From another angle, with the fourth Oreo now covered:
Melt about 15 black Candy Melts according to the package directions. Drizzle the melted candy over the tops, trying as best you can to avoid the foil-covered area.
Let the candy set for just a minute or so, then use the tab of foil at the bottom to lift the foil straight up. If you wait too long, you end up with a rough edge instead of a nice smooth line between white and black. If don't wait long enough, you have to be really careful that the extra candy on the foil doesn't slop onto the white portion. How long it takes the candy to set up depends on your room temperature and humidity, so I can't give you a more accurate guess.
Transfer the penguins to a plate. If you drizzled aggressively, you may end up with a few penguins that are stuck to the cooling rack. Push up from the bottom of the rack with one hand as you're gently pulling up with the other and it should pop free.
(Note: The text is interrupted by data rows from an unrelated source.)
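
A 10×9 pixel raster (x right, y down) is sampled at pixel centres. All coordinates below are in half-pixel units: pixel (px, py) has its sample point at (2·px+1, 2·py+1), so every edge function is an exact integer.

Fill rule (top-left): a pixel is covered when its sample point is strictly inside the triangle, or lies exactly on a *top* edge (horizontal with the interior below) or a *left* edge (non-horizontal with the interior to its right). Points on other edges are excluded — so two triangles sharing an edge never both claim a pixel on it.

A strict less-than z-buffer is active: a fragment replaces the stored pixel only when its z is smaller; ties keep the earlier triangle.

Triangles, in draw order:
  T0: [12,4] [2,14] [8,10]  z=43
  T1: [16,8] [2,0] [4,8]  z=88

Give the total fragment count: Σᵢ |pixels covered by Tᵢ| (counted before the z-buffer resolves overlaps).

T0:
  2·area = 20  (B↔C swapped to make it positive)
  edge (12, 4)→(8, 10): d=(-4,6) right/bottom  bias=-1
  edge (8, 10)→(2, 14): d=(-6,4) right/bottom  bias=-1
  edge (2, 14)→(12, 4): d=(10,-10) top-left  bias=+0
    (7,0)@(15, 1): e=[-6,26,0] → ·  [on edge]
    (6,1)@(13, 3): e=[-2,22,0] → ·  [on edge]
    (5,2)@(11, 5): e=[2,18,0] → █  [on edge]
    (6,2)@(13, 5): e=[-10,10,20] → ·
    (4,3)@(9, 7): e=[6,14,0] → █  [on edge]
    (5,3)@(11, 7): e=[-6,6,20] → ·
    (3,4)@(7, 9): e=[10,10,0] → █  [on edge]
    (4,4)@(9, 9): e=[-2,2,20] → ·
    (2,5)@(5, 11): e=[14,6,0] → █  [on edge]
    (3,5)@(7, 11): e=[2,-2,20] → ·
    (1,6)@(3, 13): e=[18,2,0] → █  [on edge]
    (2,6)@(5, 13): e=[6,-6,20] → ·
    (0,7)@(1, 15): e=[22,-2,0] → ·  [on edge]
  covered (5 px):
    · · · · · · · · · ·
    · · · · · · · · · ·
    · · · · · █ · · · ·
    · · · · █ · · · · ·
    · · · █ · · · · · ·
    · · █ · · · · · · ·
    · █ · · · · · · · ·
    · · · · · · · · · ·
    · · · · · · · · · ·
T1:
  2·area = 96  (B↔C swapped to make it positive)
  edge (16, 8)→(4, 8): d=(-12,0) right/bottom  bias=-1
  edge (4, 8)→(2, 0): d=(-2,-8) top-left  bias=+0
  edge (2, 0)→(16, 8): d=(14,8) right/bottom  bias=-1
    (1,0)@(3, 1): e=[84,6,6] → █
    (2,0)@(5, 1): e=[84,22,-10] → ·
    (1,1)@(3, 3): e=[60,2,34] → █
    (2,1)@(5, 3): e=[60,18,18] → █
    (3,1)@(7, 3): e=[60,34,2] → █
    (4,1)@(9, 3): e=[60,50,-14] → ·
    (1,2)@(3, 5): e=[36,-2,62] → ·
    (2,2)@(5, 5): e=[36,14,46] → █
    (4,2)@(9, 5): e=[36,46,14] → █
    (5,2)@(11, 5): e=[36,62,-2] → ·
    (2,3)@(5, 7): e=[12,10,74] → █
    (5,3)@(11, 7): e=[12,58,26] → █
  covered (12 px):
    · █ · · · · · · · ·
    · █ █ █ · · · · · ·
    · · █ █ █ · · · · ·
    · · █ █ █ █ █ · · ·
    · · · · · · · · · ·
    · · · · · · · · · ·
    · · · · · · · · · ·
    · · · · · · · · · ·
    · · · · · · · · · ·

Final: 17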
If you happen to break one doing this, you have my permission to eat it. None of mine broke, so unfortunately I didn't get to eat one.
Move the now-empty cooling rack, then peel the dripped candy off the Silpat and put it back into the bowl. Remelt the candy. Set up your next four Oreos and repeat the process of adding the foil, drizzling the candy, and then peeling the foil.
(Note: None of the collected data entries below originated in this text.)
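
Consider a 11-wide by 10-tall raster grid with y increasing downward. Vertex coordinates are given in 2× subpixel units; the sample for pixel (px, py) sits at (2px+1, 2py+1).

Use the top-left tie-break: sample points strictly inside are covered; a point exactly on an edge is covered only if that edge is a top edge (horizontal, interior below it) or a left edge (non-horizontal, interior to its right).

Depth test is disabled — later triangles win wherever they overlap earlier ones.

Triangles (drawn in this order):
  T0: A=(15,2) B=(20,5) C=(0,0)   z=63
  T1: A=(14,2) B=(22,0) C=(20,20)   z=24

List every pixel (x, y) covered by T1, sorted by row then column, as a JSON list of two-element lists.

T0:
  2·area = 35
  edge (15, 2)→(20, 5): d=(5,3) right/bottom  bias=-1
  edge (20, 5)→(0, 0): d=(-20,-5) top-left  bias=+0
  edge (0, 0)→(15, 2): d=(15,2) right/bottom  bias=-1
    (2,0)@(5, 1): e=[25,5,5] → X
    (3,0)@(7, 1): e=[19,15,1] → X
    (4,0)@(9, 1): e=[13,25,-3] → .
    (2,1)@(5, 3): e=[35,-35,35] → .
    (3,1)@(7, 3): e=[29,-25,31] → .
    (6,1)@(13, 3): e=[11,5,19] → X
    (7,1)@(15, 3): e=[5,15,15] → X
    (8,1)@(17, 3): e=[-1,25,11] → .
    (6,2)@(13, 5): e=[21,-35,49] → .
    (7,2)@(15, 5): e=[15,-25,45] → .
  covered (4 px):
    . . X X . . . . . . .
    . . . . . . X X . . .
    . . . . . . . . . . .
    . . . . . . . . . . .
    . . . . . . . . . . .
    . . . . . . . . . . .
    . . . . . . . . . . .
    . . . . . . . . . . .
    . . . . . . . . . . .
    . . . . . . . . . . .
T1:
  2·area = 156
  edge (14, 2)→(22, 0): d=(8,-2) top-left  bias=+0
  edge (22, 0)→(20, 20): d=(-2,20) right/bottom  bias=-1
  edge (20, 20)→(14, 2): d=(-6,-18) top-left  bias=+0
    (9,0)@(19, 1): e=[2,58,96] → X
    (10,0)@(21, 1): e=[6,18,132] → X
    (7,1)@(15, 3): e=[10,134,12] → X
    (8,1)@(17, 3): e=[14,94,48] → X
    (7,2)@(15, 5): e=[26,130,0] → X  [on edge]
    (7,3)@(15, 7): e=[42,126,-12] → .
    (8,3)@(17, 7): e=[46,86,24] → X
    (8,4)@(17, 9): e=[62,82,12] → X
    (8,5)@(17, 11): e=[78,78,0] → X  [on edge]
    (10,5)@(21, 11): e=[86,-2,72] → .
    (8,6)@(17, 13): e=[94,74,-12] → .
    (9,6)@(19, 13): e=[98,34,24] → X
    (9,8)@(19, 17): e=[130,26,0] → X  [on edge]
  covered (21 px):
    . . . . . . . . . X X
    . . . . . . . X X X X
    . . . . . . . X X X X
    . . . . . . . . X X X
    . . . . . . . . X X X
    . . . . . . . . X X .
    . . . . . . . . . X .
    . . . . . . . . . X .
    . . . . . . . . . X .
    . . . . . . . . . . .

Result: [[9,0],[10,0],[7,1],[8,1],[9,1],[10,1],[7,2],[8,2],[9,2],[10,2],[8,3],[9,3],[10,3],[8,4],[9,4],[10,4],[8,5],[9,5],[9,6],[9,7],[9,8]]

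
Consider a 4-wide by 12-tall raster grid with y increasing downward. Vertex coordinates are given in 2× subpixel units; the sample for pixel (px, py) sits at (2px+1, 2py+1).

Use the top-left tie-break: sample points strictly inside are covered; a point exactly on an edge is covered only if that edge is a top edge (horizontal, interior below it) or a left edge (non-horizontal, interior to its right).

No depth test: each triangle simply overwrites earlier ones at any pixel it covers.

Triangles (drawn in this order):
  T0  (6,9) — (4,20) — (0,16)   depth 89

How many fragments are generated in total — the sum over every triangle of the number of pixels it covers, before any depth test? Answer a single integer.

T0:
  2·area = 52
  edge (6, 9)→(4, 20): d=(-2,11) right/bottom  bias=-1
  edge (4, 20)→(0, 16): d=(-4,-4) top-left  bias=+0
  edge (0, 16)→(6, 9): d=(6,-7) top-left  bias=+0
    (2,5)@(5, 11): e=[7,40,5] → #
    (3,5)@(7, 11): e=[-15,48,19] → ·
    (1,6)@(3, 13): e=[25,24,3] → #
    (3,6)@(7, 13): e=[-19,40,31] → ·
    (0,7)@(1, 15): e=[43,8,1] → #
    (2,7)@(5, 15): e=[-1,24,29] → ·
    (0,8)@(1, 17): e=[39,0,13] → #  [on edge]
    (2,8)@(5, 17): e=[-5,16,41] → ·
    (0,9)@(1, 19): e=[35,-8,25] → ·
    (1,9)@(3, 19): e=[13,0,39] → #  [on edge]
    (2,9)@(5, 19): e=[-9,8,53] → ·
    (1,10)@(3, 21): e=[9,-8,51] → ·
    (2,10)@(5, 21): e=[-13,0,65] → ·  [on edge]
    (3,11)@(7, 23): e=[-39,0,91] → ·  [on edge]
  covered (8 px):
    · · · ·
    · · · ·
    · · · ·
    · · · ·
    · · · ·
    · · # ·
    · # # ·
    # # · ·
    # # · ·
    · # · ·
    · · · ·
    · · · ·

Result: 8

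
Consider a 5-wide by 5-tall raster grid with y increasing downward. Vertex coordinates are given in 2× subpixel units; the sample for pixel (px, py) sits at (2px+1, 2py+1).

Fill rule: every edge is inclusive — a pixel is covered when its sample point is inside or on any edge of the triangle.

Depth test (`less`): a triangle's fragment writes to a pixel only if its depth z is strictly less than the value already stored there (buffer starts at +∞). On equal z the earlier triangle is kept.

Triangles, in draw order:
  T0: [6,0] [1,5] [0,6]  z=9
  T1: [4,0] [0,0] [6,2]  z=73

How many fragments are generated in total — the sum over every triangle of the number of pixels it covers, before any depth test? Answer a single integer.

T0:
  degenerate (2·area = 0) — covers nothing
T1:
  2·area = 8  (B↔C swapped to make it positive)
  edge (4, 0)→(6, 2): d=(2,2) inclusive
  edge (6, 2)→(0, 0): d=(-6,-2) inclusive
  edge (0, 0)→(4, 0): d=(4,0) inclusive
    (1,0)@(3, 1): e=[4,0,4] → #  [on edge]
    (2,0)@(5, 1): e=[0,4,4] → #  [on edge]
    (3,0)@(7, 1): e=[-4,8,4] → ·
    (1,1)@(3, 3): e=[8,-12,12] → ·
    (2,1)@(5, 3): e=[4,-8,12] → ·
    (3,1)@(7, 3): e=[0,-4,12] → ·  [on edge]
    (4,1)@(9, 3): e=[-4,0,12] → ·  [on edge]
    (4,2)@(9, 5): e=[0,-12,20] → ·  [on edge]
  covered (2 px):
    · # # · ·
    · · · · ·
    · · · · ·
    · · · · ·
    · · · · ·

Final: 2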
Continue working, four at a time, until all your Oreos are covered. You may need to add more Candy Melts to the bowl.
In a separate bowl, melt 3 white wafers. Use a toothpick to dot melted white candy onto the backs of the candy eyeballs, then place them on the penguins. They'll set very quickly, so make sure you put them where you want them and don't try to move them. Add a dab of white candy below the eyes and place a sunflower seed beak there.
Here are some of the penguins I made. As you can see, they are FAR from perfect.
But they are fun! I learned a lot as I went - what consistency is best for the melted candy, where to position the foil and when to remove it, what happens if you try to dip the penguin in the candy melts instead of drizzling, etc. I figured out what to do as I went. Like anything, the more Oreo Penguins I made, the better they turned out. And for a Scout cookie exchange, these imperfect (yet charming) penguins were perfectly fine.
And I did eventually get to eat one. Delicious!